Friday, May 1, 2009

A Valentine email from my Waby GP



I miss you. I tried to think of a better sentence to start this email but all I could muster were the words 'I miss you'. Maybe because it's been several days since I last held your hands and it will be several months more before I see you again. Or maybe because I didn't spend enough time watching you as you sleep at night or I didn't spend enough time talking to you in your sleep. I didn't hug you enough or I didn't kiss you enough. I should have.

I should have told you how much I love you or how much you mean to me. How my world would be so empty without you. How you make everything so.. colorful so beautiful. How pretty you look when you raise your eyebrows and smile or how cute you get when you're jealous and you want to 'stake claim'.

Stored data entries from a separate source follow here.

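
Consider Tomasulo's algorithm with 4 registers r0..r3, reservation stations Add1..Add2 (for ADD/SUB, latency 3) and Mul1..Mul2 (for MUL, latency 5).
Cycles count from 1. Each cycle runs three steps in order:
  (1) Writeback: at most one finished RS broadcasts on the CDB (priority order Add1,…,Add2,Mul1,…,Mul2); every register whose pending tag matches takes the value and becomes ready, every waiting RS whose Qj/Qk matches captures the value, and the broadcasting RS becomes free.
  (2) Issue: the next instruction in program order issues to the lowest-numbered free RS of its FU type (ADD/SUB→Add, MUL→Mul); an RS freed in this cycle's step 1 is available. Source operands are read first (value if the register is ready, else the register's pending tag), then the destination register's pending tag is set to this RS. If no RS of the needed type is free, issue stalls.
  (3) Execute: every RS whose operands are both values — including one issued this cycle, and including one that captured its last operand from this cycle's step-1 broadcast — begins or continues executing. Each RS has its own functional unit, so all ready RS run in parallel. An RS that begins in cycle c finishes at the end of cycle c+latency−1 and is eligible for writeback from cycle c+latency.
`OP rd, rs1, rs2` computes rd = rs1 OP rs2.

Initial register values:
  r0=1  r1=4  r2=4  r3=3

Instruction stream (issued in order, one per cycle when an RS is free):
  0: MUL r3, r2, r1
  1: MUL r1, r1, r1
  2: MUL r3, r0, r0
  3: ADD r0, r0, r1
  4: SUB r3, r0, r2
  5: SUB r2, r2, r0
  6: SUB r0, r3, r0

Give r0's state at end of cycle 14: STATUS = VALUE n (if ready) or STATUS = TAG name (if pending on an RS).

STATUS = TAG Add1

  c1: issue MUL r3<-Mul1  regs: r0:1,r1:4,r2:4,r3:Mul1
  c2: issue MUL r1<-Mul2  regs: r0:1,r1:Mul2,r2:4,r3:Mul1
  c3: stall  regs: r0:1,r1:Mul2,r2:4,r3:Mul1
  c4: stall  regs: r0:1,r1:Mul2,r2:4,r3:Mul1
  c5: stall  regs: r0:1,r1:Mul2,r2:4,r3:Mul1
  c6: CDB Mul1=16; issue MUL r3<-Mul1  regs: r0:1,r1:Mul2,r2:4,r3:Mul1
  c7: CDB Mul2=16; issue ADD r0<-Add1  regs: r0:Add1,r1:16,r2:4,r3:Mul1
  c8: issue SUB r3<-Add2  regs: r0:Add1,r1:16,r2:4,r3:Add2
  c9: stall  regs: r0:Add1,r1:16,r2:4,r3:Add2
  c10: CDB Add1=17; issue SUB r2<-Add1  regs: r0:17,r1:16,r2:Add1,r3:Add2
  c11: CDB Mul1=1; stall  regs: r0:17,r1:16,r2:Add1,r3:Add2
  c12: stall  regs: r0:17,r1:16,r2:Add1,r3:Add2
  c13: CDB Add1=-13; issue SUB r0<-Add1  regs: r0:Add1,r1:16,r2:-13,r3:Add2
  c14: CDB Add2=13  regs: r0:Add1,r1:16,r2:-13,r3:13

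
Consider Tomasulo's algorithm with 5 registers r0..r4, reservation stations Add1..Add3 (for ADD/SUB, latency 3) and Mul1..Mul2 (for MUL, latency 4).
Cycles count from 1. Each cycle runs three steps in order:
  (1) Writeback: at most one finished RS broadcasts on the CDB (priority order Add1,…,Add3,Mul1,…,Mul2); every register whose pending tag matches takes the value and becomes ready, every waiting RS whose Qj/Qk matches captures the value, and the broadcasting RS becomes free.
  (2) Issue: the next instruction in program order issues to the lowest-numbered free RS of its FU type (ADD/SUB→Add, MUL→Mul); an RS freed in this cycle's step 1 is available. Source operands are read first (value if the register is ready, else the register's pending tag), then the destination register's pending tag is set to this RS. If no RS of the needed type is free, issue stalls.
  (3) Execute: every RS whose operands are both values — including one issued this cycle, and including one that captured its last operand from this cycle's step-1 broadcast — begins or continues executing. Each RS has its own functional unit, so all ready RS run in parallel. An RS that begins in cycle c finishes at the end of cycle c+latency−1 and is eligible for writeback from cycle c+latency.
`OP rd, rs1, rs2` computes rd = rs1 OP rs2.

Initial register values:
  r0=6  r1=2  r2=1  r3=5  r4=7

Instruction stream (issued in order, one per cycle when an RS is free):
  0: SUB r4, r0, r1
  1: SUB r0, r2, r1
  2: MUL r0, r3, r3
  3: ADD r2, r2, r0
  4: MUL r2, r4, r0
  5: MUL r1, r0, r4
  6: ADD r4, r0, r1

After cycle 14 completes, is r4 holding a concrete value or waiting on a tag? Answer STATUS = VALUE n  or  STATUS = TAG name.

cycle 1: issue SUB r4<-Add1 // r0:6,r1:2,r2:1,r3:5,r4:Add1
cycle 2: issue SUB r0<-Add2 // r0:Add2,r1:2,r2:1,r3:5,r4:Add1
cycle 3: issue MUL r0<-Mul1 // r0:Mul1,r1:2,r2:1,r3:5,r4:Add1
cycle 4: CDB Add1=4; issue ADD r2<-Add1 // r0:Mul1,r1:2,r2:Add1,r3:5,r4:4
cycle 5: CDB Add2=-1; issue MUL r2<-Mul2 // r0:Mul1,r1:2,r2:Mul2,r3:5,r4:4
cycle 6: stall // r0:Mul1,r1:2,r2:Mul2,r3:5,r4:4
cycle 7: CDB Mul1=25; issue MUL r1<-Mul1 // r0:25,r1:Mul1,r2:Mul2,r3:5,r4:4
cycle 8: issue ADD r4<-Add2 // r0:25,r1:Mul1,r2:Mul2,r3:5,r4:Add2
cycle 9: - // r0:25,r1:Mul1,r2:Mul2,r3:5,r4:Add2
cycle 10: CDB Add1=26 // r0:25,r1:Mul1,r2:Mul2,r3:5,r4:Add2
cycle 11: CDB Mul1=100 // r0:25,r1:100,r2:Mul2,r3:5,r4:Add2
cycle 12: CDB Mul2=100 // r0:25,r1:100,r2:100,r3:5,r4:Add2
cycle 13: - // r0:25,r1:100,r2:100,r3:5,r4:Add2
cycle 14: CDB Add2=125 // r0:25,r1:100,r2:100,r3:5,r4:125

STATUS = VALUE 125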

Time. I want to spend every passing moment in your arms. I want to spend every second, every minute with you beside me. Am I selfish for wanting you all to myself? Am I selfish because even though we spent almost two years together, it's still not enough. How I would give everything to turn back time and redo everything all over again. I wouldn't do things differently, but perhaps I'll hold you a little bit more or kiss you a few second longer.

My heart belongs to you. I know... from the very moment when you told me that you love me, I know I want to spend my whole life with you. You're too easy to fall in love with. I give you my heart, please take care of it and in return I will take care of your heart.

Wait for me. I'll be back and when I do, I will never ever leave you.